When an aneurysm is suspected or diagnosed, it is important to:
- Pinpoint the location of the aneurysm.
- Estimate its size.
- Find out how fast it is growing.
- Find out whether other blood vessels are involved.
- See if there are blood clots or inflammation.

Tests to help find out the location, size, and rate of growth of an aneurysm include:
- Abdominal ultrasound - This imaging allows the doctor to observe growth of the aneurysm. If the aneurysm is large, a monitoring ultrasound may need to occur every 6 to 12 months. If the aneurysm is small, monitoring may occur every 2 to 3 years.
- Computed tomography (CT) and magnetic resonance angiogram (MRA) - These imaging techniques give a more detailed view of the aneurysm. These techniques may be used to gather information about aneurysm's relation to the blood vessels of the kidney or other organs. This information may be useful before surgery. CT is used to watch the growth of a thoracic aortic aneurysm.
- Echocardiogram - This ultrasound exam is used to study the heart. A transthoracic echocardiogram (TTE) or a transesophageal echocardiogram (TEE) may also be done to further diagnose thoracic aortic aneurysm.
- Angiogram - An angiogram can help identify the size of the aneurysm and reveal if there are any aortic dissections, blood clots, or other blood vessel involvement.

==Treatment==
Corticosteroids and other immunosuppressive drugs have been found to decrease symptoms and the degree of peri-aortic inflammation and fibrosis.

==Research==
2002 the CT scan was assessed for it reliability for imaging inflammatory aortic aneurysms and to quantitatively evaluate its features. The finding were that CT scan was a reliable means to diagnose IAA.
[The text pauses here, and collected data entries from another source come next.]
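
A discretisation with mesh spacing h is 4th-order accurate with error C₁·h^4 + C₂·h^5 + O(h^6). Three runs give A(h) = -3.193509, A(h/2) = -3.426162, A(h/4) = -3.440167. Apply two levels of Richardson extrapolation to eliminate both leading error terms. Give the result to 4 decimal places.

First eliminate the h^4 term (factor 2^4 = 16):
  B₁ = (16·(-3.426162) − (-3.193509))/15 = -3.441672
  B₂ = (16·(-3.440167) − (-3.426162))/15 = -3.441101
Then eliminate the h^5 term (factor 2^5 = 32):
  (32·(-3.441101) − (-3.441672))/31 = -3.441083

-3.4411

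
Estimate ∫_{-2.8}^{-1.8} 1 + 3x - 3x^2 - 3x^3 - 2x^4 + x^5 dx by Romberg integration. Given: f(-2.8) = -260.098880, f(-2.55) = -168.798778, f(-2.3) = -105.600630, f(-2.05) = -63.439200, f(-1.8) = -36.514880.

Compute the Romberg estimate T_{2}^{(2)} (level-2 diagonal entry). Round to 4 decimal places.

T_{0}^{(0)} (trapezoid, 1 panel, h=1.0000): -148.306880
T_{1}^{(0)} (trapezoid, 2 panels, h=0.5000): -126.953755
T_{2}^{(0)} (trapezoid, 4 panels, h=0.2500): -121.536372
T_{1}^{(1)} = -126.953755 + (-126.953755 − (-148.306880))/3 = -119.836047
T_{2}^{(1)} = -121.536372 + (-121.536372 − (-126.953755))/3 = -119.730578
T_{2}^{(2)} = -119.730578 + (-119.730578 − (-119.836047))/15 = -119.723547

-119.7235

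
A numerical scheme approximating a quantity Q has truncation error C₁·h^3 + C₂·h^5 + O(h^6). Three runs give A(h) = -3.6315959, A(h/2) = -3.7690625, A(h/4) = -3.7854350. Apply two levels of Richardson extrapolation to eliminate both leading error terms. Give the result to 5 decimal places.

-3.78774

First eliminate the h^3 term (factor 2^3 = 8):
  B₁ = (8·(-3.7690625) − (-3.6315959))/7 = -3.7887006
  B₂ = (8·(-3.7854350) − (-3.7690625))/7 = -3.7877739
Then eliminate the h^5 term (factor 2^5 = 32):
  (32·(-3.7877739) − (-3.7887006))/31 = -3.7877440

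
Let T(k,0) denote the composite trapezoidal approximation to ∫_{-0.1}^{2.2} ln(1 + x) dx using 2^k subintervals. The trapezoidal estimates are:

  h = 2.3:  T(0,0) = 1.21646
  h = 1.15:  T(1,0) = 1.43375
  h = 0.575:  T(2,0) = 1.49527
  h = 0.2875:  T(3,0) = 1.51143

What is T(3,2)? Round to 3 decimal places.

Richardson extrapolation on the trapezoidal column (denominator 4−1=3):
T(2,1) = 1.49527 + (1.49527 − 1.43375)/3 = 1.51578
T(3,1) = (4·1.51143 − 1.49527) / 3 = 1.51682
T(3,2) = 1.51682 + (1.51682 − 1.51578)/15 = 1.51689

1.517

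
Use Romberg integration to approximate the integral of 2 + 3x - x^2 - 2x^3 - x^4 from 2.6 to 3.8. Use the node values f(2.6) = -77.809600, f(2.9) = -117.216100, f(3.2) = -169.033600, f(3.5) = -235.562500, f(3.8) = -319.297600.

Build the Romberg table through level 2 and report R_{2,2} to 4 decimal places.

R_{0,0} (trapezoid, 1 panel, h=1.2000): -238.264320
R_{1,0} (trapezoid, 2 panels, h=0.6000): -220.552320
R_{2,0} (trapezoid, 4 panels, h=0.3000): -216.109740
R_{1,1} = -220.552320 + (-220.552320 − (-238.264320))/3 = -214.648320
R_{2,1} = -216.109740 + (-216.109740 − (-220.552320))/3 = -214.628880
R_{2,2} = -214.628880 + (-214.628880 − (-214.648320))/15 = -214.627584

-214.6276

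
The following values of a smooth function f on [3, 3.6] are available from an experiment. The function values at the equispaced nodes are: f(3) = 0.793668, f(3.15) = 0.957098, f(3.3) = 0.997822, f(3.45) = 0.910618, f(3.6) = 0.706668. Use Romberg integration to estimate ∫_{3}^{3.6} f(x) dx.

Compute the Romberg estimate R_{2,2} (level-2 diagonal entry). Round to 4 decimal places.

0.5483

R_{0,0} (trapezoid, 1 panel, h=0.6000): 0.450101
R_{1,0} (trapezoid, 2 panels, h=0.3000): 0.524397
R_{2,0} (trapezoid, 4 panels, h=0.1500): 0.542356
R_{1,1} = 0.524397 + (0.524397 − 0.450101)/3 = 0.549162
R_{2,1} = 0.542356 + (0.542356 − 0.524397)/3 = 0.548342
R_{2,2} = 0.548342 + (0.548342 − 0.549162)/15 = 0.548287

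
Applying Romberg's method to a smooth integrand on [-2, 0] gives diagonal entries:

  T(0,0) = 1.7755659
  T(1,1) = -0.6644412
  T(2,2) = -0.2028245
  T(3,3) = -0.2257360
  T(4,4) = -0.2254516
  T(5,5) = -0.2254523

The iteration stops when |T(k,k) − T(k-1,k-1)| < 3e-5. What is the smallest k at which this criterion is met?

k = 5

|T(1,1) − T(0,0)| = 2.4400071 ≥ 3e-5
|T(2,2) − T(1,1)| = 0.4616167 ≥ 3e-5
|T(3,3) − T(2,2)| = 0.0229115 ≥ 3e-5
|T(4,4) − T(3,3)| = 0.0002844 ≥ 3e-5
|T(5,5) − T(4,4)| = 0.0000007 < 3e-5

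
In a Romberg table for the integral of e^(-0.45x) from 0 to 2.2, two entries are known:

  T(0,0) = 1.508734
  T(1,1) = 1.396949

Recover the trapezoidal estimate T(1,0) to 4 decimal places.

From T(1,1) = (4·T(1,0) − T(0,0))/3, solve for T(1,0):
4·T(1,0) = 3·1.396949 + 1.508734 = 5.699581
T(1,0) = 1.424895

1.4249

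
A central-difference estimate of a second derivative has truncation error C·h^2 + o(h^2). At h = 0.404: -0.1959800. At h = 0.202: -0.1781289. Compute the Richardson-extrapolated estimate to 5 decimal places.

The leading error scales as h^2; refining by a factor of 2 reduces it by 2^2 = 4.
Extrapolated value = (4·A(h/2) − A(h)) / (4 − 1)
= (4·(-0.1781289) − (-0.1959800)) / 3
= -0.5165356 / 3 = -0.1721785

-0.17218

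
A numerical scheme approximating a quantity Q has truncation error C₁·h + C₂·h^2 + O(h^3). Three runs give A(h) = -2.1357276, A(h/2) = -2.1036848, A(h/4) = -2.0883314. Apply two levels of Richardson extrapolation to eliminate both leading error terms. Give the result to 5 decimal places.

First eliminate the h term (factor 2^1 = 2):
  B₁ = (2·(-2.1036848) − (-2.1357276))/1 = -2.0716420
  B₂ = (2·(-2.0883314) − (-2.1036848))/1 = -2.0729780
Then eliminate the h^2 term (factor 2^2 = 4):
  (4·(-2.0729780) − (-2.0716420))/3 = -2.0734233

-2.07342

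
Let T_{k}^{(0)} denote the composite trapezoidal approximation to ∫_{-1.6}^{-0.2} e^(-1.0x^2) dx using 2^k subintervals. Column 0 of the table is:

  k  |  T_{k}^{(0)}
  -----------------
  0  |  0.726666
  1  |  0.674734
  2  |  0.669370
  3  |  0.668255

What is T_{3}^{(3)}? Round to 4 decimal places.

T_{1}^{(1)} = (4·0.674734 − 0.726666) / 3 = 0.657423
T_{2}^{(1)} = 0.669370 + (0.669370 − 0.674734)/3 = 0.667582
T_{3}^{(1)} = (4·0.668255 − 0.669370) / 3 = 0.667883
T_{2}^{(2)} = (16·0.667582 − 0.657423) / 15 = 0.668259
T_{3}^{(2)} = 0.667883 + (0.667883 − 0.667582)/15 = 0.667903
T_{3}^{(3)} = (64·0.667903 − 0.668259) / 63 = 0.667897

0.6679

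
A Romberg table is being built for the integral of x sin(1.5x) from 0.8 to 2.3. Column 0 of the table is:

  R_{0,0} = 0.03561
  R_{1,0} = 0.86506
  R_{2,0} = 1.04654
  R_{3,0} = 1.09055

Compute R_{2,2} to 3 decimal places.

Richardson extrapolation on the trapezoidal column (denominator 4−1=3):
R_{1,1} = (4·0.86506 − 0.03561) / 3 = 1.14154
R_{2,1} = 1.04654 + (1.04654 − 0.86506)/3 = 1.10703
R_{2,2} = (16·1.10703 − 1.14154) / 15 = 1.10473
(Column j=1 coincides with Simpson's rule on the same nodes.)

1.105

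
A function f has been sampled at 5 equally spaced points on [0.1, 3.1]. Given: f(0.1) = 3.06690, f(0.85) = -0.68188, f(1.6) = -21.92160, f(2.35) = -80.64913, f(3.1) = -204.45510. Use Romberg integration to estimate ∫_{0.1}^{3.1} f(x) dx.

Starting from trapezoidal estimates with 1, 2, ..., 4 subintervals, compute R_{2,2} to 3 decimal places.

-142.512

R_{0,0} (trapezoid, 1 panel, h=3.0000): -302.08230
R_{1,0} (trapezoid, 2 panels, h=1.5000): -183.92355
R_{2,0} (trapezoid, 4 panels, h=0.7500): -152.96003
R_{1,1} = -183.92355 + (-183.92355 − (-302.08230))/3 = -144.53730
R_{2,1} = -152.96003 + (-152.96003 − (-183.92355))/3 = -142.63886
R_{2,2} = -142.63886 + (-142.63886 − (-144.53730))/15 = -142.51230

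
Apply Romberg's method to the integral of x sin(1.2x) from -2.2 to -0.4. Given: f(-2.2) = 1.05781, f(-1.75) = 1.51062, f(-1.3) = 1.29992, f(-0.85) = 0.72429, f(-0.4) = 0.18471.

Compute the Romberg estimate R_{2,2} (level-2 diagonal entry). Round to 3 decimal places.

R_{0,0} (trapezoid, 1 panel, h=1.8000): 1.11827
R_{1,0} (trapezoid, 2 panels, h=0.9000): 1.72906
R_{2,0} (trapezoid, 4 panels, h=0.4500): 1.87024
R_{1,1} = 1.72906 + (1.72906 − 1.11827)/3 = 1.93266
R_{2,1} = 1.87024 + (1.87024 − 1.72906)/3 = 1.91730
R_{2,2} = 1.91730 + (1.91730 − 1.93266)/15 = 1.91628

1.916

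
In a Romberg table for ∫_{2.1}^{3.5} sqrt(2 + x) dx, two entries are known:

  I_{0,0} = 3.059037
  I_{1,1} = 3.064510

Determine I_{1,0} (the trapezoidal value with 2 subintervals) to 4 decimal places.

3.0631

From I_{1,1} = (4·I_{1,0} − I_{0,0})/3, solve for I_{1,0}:
4·I_{1,0} = 3·3.064510 + 3.059037 = 12.252567
I_{1,0} = 3.063142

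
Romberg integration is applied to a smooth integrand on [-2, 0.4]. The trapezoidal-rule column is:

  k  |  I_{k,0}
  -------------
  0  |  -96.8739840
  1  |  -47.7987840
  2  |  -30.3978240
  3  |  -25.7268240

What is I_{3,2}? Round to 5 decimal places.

Richardson extrapolation on the trapezoidal column (denominator 4−1=3):
I_{2,1} = (4·(-30.3978240) − (-47.7987840)) / 3 = -24.5975040
I_{3,1} = -25.7268240 + (-25.7268240 − (-30.3978240))/3 = -24.1698240
I_{3,2} = -24.1698240 + (-24.1698240 − (-24.5975040))/15 = -24.1413120

-24.14131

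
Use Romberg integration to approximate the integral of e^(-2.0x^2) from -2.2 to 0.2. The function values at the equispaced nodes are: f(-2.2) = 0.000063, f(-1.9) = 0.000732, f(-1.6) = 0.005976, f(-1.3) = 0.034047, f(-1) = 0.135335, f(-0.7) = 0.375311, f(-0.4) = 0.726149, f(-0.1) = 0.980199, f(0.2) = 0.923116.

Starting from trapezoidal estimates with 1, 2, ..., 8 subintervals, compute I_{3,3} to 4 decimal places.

0.8215

I_{0,0} (trapezoid, 1 panel, h=2.4000): 1.107815
I_{1,0} (trapezoid, 2 panels, h=1.2000): 0.716309
I_{2,0} (trapezoid, 4 panels, h=0.6000): 0.797430
I_{3,0} (trapezoid, 8 panels, h=0.3000): 0.815802
I_{1,1} = 0.716309 + (0.716309 − 1.107815)/3 = 0.585807
I_{2,1} = 0.797430 + (0.797430 − 0.716309)/3 = 0.824470
I_{3,1} = 0.815802 + (0.815802 − 0.797430)/3 = 0.821926
I_{2,2} = 0.824470 + (0.824470 − 0.585807)/15 = 0.840381
I_{3,2} = 0.821926 + (0.821926 − 0.824470)/15 = 0.821756
I_{3,3} = 0.821756 + (0.821756 − 0.840381)/63 = 0.821460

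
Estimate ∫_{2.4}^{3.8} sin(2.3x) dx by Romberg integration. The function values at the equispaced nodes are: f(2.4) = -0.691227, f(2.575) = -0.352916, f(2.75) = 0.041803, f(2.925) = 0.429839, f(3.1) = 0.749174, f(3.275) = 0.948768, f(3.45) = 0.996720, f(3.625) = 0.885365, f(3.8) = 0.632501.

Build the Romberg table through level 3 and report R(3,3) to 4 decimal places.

0.6510

R(0,0) (trapezoid, 1 panel, h=1.4000): -0.041108
R(1,0) (trapezoid, 2 panels, h=0.7000): 0.503868
R(2,0) (trapezoid, 4 panels, h=0.3500): 0.615417
R(3,0) (trapezoid, 8 panels, h=0.1750): 0.642143
R(1,1) = 0.503868 + (0.503868 − (-0.041108))/3 = 0.685527
R(2,1) = 0.615417 + (0.615417 − 0.503868)/3 = 0.652600
R(3,1) = 0.642143 + (0.642143 − 0.615417)/3 = 0.651052
R(2,2) = 0.652600 + (0.652600 − 0.685527)/15 = 0.650405
R(3,2) = 0.651052 + (0.651052 − 0.652600)/15 = 0.650949
R(3,3) = 0.650949 + (0.650949 − 0.650405)/63 = 0.650958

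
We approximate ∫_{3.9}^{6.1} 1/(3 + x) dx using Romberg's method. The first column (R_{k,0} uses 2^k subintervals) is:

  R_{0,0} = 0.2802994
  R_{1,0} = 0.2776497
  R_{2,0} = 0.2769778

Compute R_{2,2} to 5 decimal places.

R_{1,1} = 0.2776497 + (0.2776497 − 0.2802994)/3 = 0.2767665
R_{2,1} = 0.2769778 + (0.2769778 − 0.2776497)/3 = 0.2767538
R_{2,2} = 0.2767538 + (0.2767538 − 0.2767665)/15 = 0.2767530

0.27675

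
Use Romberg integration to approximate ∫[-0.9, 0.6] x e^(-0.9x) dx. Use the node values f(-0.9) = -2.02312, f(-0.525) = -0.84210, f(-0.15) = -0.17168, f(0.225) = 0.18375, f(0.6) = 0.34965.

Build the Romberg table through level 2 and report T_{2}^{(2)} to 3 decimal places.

T_{0}^{(0)} (trapezoid, 1 panel, h=1.5000): -1.25510
T_{1}^{(0)} (trapezoid, 2 panels, h=0.7500): -0.75631
T_{2}^{(0)} (trapezoid, 4 panels, h=0.3750): -0.62504
T_{1}^{(1)} = -0.75631 + (-0.75631 − (-1.25510))/3 = -0.59005
T_{2}^{(1)} = -0.62504 + (-0.62504 − (-0.75631))/3 = -0.58128
T_{2}^{(2)} = -0.58128 + (-0.58128 − (-0.59005))/15 = -0.58070

-0.581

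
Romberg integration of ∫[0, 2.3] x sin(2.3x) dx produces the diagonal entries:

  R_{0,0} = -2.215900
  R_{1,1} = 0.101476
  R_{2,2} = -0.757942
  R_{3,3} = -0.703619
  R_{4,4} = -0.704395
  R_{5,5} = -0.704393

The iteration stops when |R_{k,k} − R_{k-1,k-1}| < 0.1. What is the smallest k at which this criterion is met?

|R_{1,1} − R_{0,0}| = 2.317376 ≥ 0.1
|R_{2,2} − R_{1,1}| = 0.859418 ≥ 0.1
|R_{3,3} − R_{2,2}| = 0.054323 < 0.1

k = 3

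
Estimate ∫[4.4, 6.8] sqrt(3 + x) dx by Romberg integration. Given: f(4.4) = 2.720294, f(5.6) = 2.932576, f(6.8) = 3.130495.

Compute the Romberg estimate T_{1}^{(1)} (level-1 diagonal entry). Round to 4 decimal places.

7.0324

T_{0}^{(0)} (trapezoid, 1 panel, h=2.4000): 7.020947
T_{1}^{(0)} (trapezoid, 2 panels, h=1.2000): 7.029565
T_{1}^{(1)} = 7.029565 + (7.029565 − 7.020947)/3 = 7.032438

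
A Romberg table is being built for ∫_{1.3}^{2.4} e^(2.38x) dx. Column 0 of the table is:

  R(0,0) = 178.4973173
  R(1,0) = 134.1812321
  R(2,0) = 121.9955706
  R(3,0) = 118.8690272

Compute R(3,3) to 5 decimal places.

Richardson extrapolation on the trapezoidal column (denominator 4−1=3):
R(1,1) = (4·134.1812321 − 178.4973173) / 3 = 119.4092037
R(2,1) = (4·121.9955706 − 134.1812321) / 3 = 117.9336834
R(3,1) = (4·118.8690272 − 121.9955706) / 3 = 117.8268461
R(2,2) = 117.9336834 + (117.9336834 − 119.4092037)/15 = 117.8353154
R(3,2) = (16·117.8268461 − 117.9336834) / 15 = 117.8197236
R(3,3) = 117.8197236 + (117.8197236 − 117.8353154)/63 = 117.8194761
(Column j=1 coincides with Simpson's rule on the same nodes.)

117.81948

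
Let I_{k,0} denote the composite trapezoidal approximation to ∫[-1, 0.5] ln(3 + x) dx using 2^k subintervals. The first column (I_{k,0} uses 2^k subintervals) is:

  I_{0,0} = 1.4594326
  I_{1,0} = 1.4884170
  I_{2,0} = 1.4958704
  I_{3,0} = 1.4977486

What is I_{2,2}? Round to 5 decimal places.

I_{1,1} = 1.4884170 + (1.4884170 − 1.4594326)/3 = 1.4980785
I_{2,1} = 1.4958704 + (1.4958704 − 1.4884170)/3 = 1.4983549
I_{2,2} = (16·1.4983549 − 1.4980785) / 15 = 1.4983733

1.49837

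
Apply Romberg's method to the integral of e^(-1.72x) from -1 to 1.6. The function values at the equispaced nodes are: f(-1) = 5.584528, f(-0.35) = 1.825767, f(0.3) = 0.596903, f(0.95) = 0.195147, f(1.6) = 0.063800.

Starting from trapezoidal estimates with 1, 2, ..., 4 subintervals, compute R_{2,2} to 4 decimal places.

R_{0,0} (trapezoid, 1 panel, h=2.6000): 7.342826
R_{1,0} (trapezoid, 2 panels, h=1.3000): 4.447387
R_{2,0} (trapezoid, 4 panels, h=0.6500): 3.537288
R_{1,1} = 4.447387 + (4.447387 − 7.342826)/3 = 3.482241
R_{2,1} = 3.537288 + (3.537288 − 4.447387)/3 = 3.233922
R_{2,2} = 3.233922 + (3.233922 − 3.482241)/15 = 3.217367

3.2174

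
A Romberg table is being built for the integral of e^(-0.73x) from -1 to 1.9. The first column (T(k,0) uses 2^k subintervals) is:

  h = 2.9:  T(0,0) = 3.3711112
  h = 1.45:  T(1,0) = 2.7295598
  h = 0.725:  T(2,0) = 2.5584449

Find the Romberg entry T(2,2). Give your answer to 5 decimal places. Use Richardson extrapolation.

Richardson extrapolation on the trapezoidal column (denominator 4−1=3):
T(1,1) = (4·2.7295598 − 3.3711112) / 3 = 2.5157093
T(2,1) = (4·2.5584449 − 2.7295598) / 3 = 2.5014066
T(2,2) = (16·2.5014066 − 2.5157093) / 15 = 2.5004531

2.50045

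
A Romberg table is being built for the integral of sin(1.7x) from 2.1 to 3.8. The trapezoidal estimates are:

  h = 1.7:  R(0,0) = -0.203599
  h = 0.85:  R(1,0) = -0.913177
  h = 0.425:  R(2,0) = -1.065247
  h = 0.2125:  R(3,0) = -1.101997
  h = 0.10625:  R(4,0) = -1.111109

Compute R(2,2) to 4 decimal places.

-1.1137

Richardson extrapolation on the trapezoidal column (denominator 4−1=3):
R(1,1) = (4·(-0.913177) − (-0.203599)) / 3 = -1.149703
R(2,1) = -1.065247 + (-1.065247 − (-0.913177))/3 = -1.115937
R(2,2) = (16·(-1.115937) − (-1.149703)) / 15 = -1.113686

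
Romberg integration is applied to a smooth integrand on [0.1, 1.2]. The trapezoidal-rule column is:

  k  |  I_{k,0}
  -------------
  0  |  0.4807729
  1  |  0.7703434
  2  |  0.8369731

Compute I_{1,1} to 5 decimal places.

0.86687

I_{1,1} = 0.7703434 + (0.7703434 − 0.4807729)/3 = 0.8668669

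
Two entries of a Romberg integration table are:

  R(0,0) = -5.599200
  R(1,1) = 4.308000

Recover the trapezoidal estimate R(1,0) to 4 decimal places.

1.8312

From R(1,1) = (4·R(1,0) − R(0,0))/3, solve for R(1,0):
4·R(1,0) = 3·4.308000 + (-5.599200) = 7.324800
R(1,0) = 1.831200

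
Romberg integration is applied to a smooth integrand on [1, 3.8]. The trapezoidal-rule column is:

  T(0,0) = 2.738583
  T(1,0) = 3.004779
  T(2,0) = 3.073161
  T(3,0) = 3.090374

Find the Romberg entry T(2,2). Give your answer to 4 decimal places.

Richardson extrapolation on the trapezoidal column (denominator 4−1=3):
T(1,1) = (4·3.004779 − 2.738583) / 3 = 3.093511
T(2,1) = 3.073161 + (3.073161 − 3.004779)/3 = 3.095955
T(2,2) = (16·3.095955 − 3.093511) / 15 = 3.096118

3.0961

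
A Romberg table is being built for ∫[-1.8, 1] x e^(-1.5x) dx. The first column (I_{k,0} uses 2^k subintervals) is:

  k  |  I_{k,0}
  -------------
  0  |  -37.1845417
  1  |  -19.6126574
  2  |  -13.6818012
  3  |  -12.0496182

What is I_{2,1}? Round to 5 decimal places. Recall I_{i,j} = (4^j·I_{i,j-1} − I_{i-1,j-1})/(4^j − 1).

Richardson extrapolation on the trapezoidal column (denominator 4−1=3):
I_{2,1} = (4·(-13.6818012) − (-19.6126574)) / 3 = -11.7048491

-11.70485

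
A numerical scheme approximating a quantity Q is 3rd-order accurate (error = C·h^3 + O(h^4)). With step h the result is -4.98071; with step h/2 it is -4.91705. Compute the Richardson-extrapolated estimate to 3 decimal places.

Extrapolated value = (8·A(h/2) − A(h)) / (8 − 1)
= (8·(-4.91705) − (-4.98071)) / 7
= -34.35569 / 7 = -4.90796

-4.908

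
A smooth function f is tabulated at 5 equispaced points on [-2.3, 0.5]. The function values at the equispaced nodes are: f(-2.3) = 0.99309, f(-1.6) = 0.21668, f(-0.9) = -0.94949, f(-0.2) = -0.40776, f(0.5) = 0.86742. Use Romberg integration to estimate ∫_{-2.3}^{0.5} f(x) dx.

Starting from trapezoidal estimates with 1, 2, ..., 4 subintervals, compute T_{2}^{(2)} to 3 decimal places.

-0.140

T_{0}^{(0)} (trapezoid, 1 panel, h=2.8000): 2.60471
T_{1}^{(0)} (trapezoid, 2 panels, h=1.4000): -0.02693
T_{2}^{(0)} (trapezoid, 4 panels, h=0.7000): -0.14722
T_{1}^{(1)} = -0.02693 + (-0.02693 − 2.60471)/3 = -0.90414
T_{2}^{(1)} = -0.14722 + (-0.14722 − (-0.02693))/3 = -0.18732
T_{2}^{(2)} = -0.18732 + (-0.18732 − (-0.90414))/15 = -0.13953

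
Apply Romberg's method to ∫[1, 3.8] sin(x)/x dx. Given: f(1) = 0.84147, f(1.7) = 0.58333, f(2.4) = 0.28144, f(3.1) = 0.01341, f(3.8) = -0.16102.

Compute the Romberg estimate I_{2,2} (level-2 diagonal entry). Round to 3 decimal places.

0.847

I_{0,0} (trapezoid, 1 panel, h=2.8000): 0.95263
I_{1,0} (trapezoid, 2 panels, h=1.4000): 0.87033
I_{2,0} (trapezoid, 4 panels, h=0.7000): 0.85288
I_{1,1} = 0.87033 + (0.87033 − 0.95263)/3 = 0.84290
I_{2,1} = 0.85288 + (0.85288 − 0.87033)/3 = 0.84706
I_{2,2} = 0.84706 + (0.84706 − 0.84290)/15 = 0.84734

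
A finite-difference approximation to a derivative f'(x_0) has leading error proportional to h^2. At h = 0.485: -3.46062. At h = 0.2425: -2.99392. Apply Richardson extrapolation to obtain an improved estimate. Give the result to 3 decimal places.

-2.838

Extrapolated value = (4·A(h/2) − A(h)) / (4 − 1)
= (4·(-2.99392) − (-3.46062)) / 3
= -8.51506 / 3 = -2.83835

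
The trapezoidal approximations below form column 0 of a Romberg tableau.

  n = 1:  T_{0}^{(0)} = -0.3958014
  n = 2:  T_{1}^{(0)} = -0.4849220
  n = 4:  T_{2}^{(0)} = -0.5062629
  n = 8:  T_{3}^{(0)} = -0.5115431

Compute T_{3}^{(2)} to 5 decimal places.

-0.51330

Richardson extrapolation on the trapezoidal column (denominator 4−1=3):
T_{2}^{(1)} = -0.5062629 + (-0.5062629 − (-0.4849220))/3 = -0.5133765
T_{3}^{(1)} = (4·(-0.5115431) − (-0.5062629)) / 3 = -0.5133032
T_{3}^{(2)} = (16·(-0.5133032) − (-0.5133765)) / 15 = -0.5132983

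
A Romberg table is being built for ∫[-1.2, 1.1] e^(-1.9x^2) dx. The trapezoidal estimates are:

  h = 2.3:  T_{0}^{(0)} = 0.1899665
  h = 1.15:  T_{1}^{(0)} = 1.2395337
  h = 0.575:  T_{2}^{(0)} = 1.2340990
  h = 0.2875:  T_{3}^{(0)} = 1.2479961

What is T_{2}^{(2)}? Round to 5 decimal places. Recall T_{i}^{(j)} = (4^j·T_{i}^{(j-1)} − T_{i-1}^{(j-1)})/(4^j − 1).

Richardson extrapolation on the trapezoidal column (denominator 4−1=3):
T_{1}^{(1)} = (4·1.2395337 − 0.1899665) / 3 = 1.5893894
T_{2}^{(1)} = 1.2340990 + (1.2340990 − 1.2395337)/3 = 1.2322874
T_{2}^{(2)} = (16·1.2322874 − 1.5893894) / 15 = 1.2084806

1.20848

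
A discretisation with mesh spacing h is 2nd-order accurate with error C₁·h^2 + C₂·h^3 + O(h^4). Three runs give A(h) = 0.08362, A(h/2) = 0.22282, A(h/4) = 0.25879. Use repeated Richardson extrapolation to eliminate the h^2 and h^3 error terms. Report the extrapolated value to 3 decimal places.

First eliminate the h^2 term (factor 2^2 = 4):
  B₁ = (4·0.22282 − 0.08362)/3 = 0.26922
  B₂ = (4·0.25879 − 0.22282)/3 = 0.27078
Then eliminate the h^3 term (factor 2^3 = 8):
  (8·0.27078 − 0.26922)/7 = 0.27100

0.271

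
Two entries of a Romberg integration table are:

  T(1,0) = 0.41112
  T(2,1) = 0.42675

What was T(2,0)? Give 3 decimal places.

From T(2,1) = (4·T(2,0) − T(1,0))/3, solve for T(2,0):
4·T(2,0) = 3·0.42675 + 0.41112 = 1.69137
T(2,0) = 0.42284

0.423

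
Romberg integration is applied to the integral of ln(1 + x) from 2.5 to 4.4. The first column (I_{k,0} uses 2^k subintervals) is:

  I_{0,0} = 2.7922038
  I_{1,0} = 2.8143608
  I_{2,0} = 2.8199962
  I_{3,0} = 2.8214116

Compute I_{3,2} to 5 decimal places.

I_{2,1} = 2.8199962 + (2.8199962 − 2.8143608)/3 = 2.8218747
I_{3,1} = 2.8214116 + (2.8214116 − 2.8199962)/3 = 2.8218834
I_{3,2} = (16·2.8218834 − 2.8218747) / 15 = 2.8218840

2.82188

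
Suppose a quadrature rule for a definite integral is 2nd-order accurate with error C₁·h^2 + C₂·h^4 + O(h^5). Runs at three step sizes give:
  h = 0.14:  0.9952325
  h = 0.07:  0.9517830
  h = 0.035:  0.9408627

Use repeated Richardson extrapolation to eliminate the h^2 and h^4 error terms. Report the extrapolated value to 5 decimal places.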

2008 a study was done to test the effectiveness of MRI and FDG-PET tests to detect, diagnose, and measure inflammatory aortic arch syndrome. The results from the study were that MRI and FDG-PET were unreliable techniques due to giant-cell arteritis.

2015 following endovascular repair of an aortic aneurysm the type of the endograft's material used for repair seems to play a role in the inflammatory response associated with IAA.